Situated at the heart of Beijing, the Palace Museum is approached through Tiananmen; immediately behind it is Prospect Hill,
while on the east and west are Wangfujing and Zhongnanhai. It is a location endowed with cosmic significance by ancient China's
astronomers. Correlating the emperor's abode, which they considered the pivot of the terrestrial world, with the Pole Star
(Ziweiyuan), which they believed to be at the centre of the heavens, they called the palace Zijincheng.Zijincheng was built in 1420
by the third Ming emperor Yongle who, upon usurping the throne, had decided to move his capital north to Beijing. In 1911 the last feudal
dynasty, the Qing, fell to the republican revolutionaries. The last emperor, Puyi, continued to live in the palace after his abdication
until expelled in 1924. Twenty-four emperors lived and ruled from this palace during this 500-year span.
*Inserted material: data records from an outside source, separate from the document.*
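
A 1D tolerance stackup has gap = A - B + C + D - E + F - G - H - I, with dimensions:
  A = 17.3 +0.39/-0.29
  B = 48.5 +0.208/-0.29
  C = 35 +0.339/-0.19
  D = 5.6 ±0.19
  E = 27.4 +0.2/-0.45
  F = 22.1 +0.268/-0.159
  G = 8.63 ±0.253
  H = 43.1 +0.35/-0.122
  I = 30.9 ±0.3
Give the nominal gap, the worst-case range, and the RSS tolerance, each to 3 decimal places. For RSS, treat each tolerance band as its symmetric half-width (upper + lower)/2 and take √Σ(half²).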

The Forbidden City is surrounded by 10-metre high walls and a 52-metre wide moat. Measuring 961 metres from north to south and 753 metres
from east to west, it covers an area of 720,000 square metres. Each of the four sides is pierced by a gate, the Meridian Gate on the south and
the Gate of Spiritual Valour on the north being used as the entrance and exit by tourists today. Once inside, visitors will see the layers of
halls and palaces spreading out on either side of an invisible central axis. It is a magnificent sight, the buildings' glowing yellow roofs
against vermilion walls, not to mention their painted ridges and carved beams, all contributing to the sumptuous effect.
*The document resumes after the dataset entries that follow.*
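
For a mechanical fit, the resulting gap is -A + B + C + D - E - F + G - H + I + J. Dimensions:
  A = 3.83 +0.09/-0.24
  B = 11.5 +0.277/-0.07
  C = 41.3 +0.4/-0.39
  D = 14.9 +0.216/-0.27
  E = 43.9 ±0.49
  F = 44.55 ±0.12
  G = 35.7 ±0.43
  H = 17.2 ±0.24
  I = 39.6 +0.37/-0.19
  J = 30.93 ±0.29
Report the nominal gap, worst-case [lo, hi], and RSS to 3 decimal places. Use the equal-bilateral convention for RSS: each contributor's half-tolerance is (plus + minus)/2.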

Known as the Outer Court, the southern portion of the Forbidden City centres on the halls of Supreme Harmony, Central Harmony and Preserving
Harmony. These are flanked by the halls of Literary Glory and Military Eminence. It was here that the emperor held court and conducted his grand
audiences.
Mirroring this arrangement is the Inner Court at the northern end of the Forbidden City, with the Palace of Heavenly Purity, the Hall of Union
and the Palace of Earthly Tranquillity straddling the central axis, surrounded by the Six Palaces of the East and West and the Imperial Garden to
the north. Other major buildings include the halls for Worshipping Ancestors and of Imperial Splendour on the east, and the Hall of Mental
Cultivation, the Pavilion of the Rain of Flowers and the Palace of Benevolent Tranquillity on the west. These contain not only the residences
of the emperor and his empress, consorts and concubines but also the venues for religious rites and administrative activities.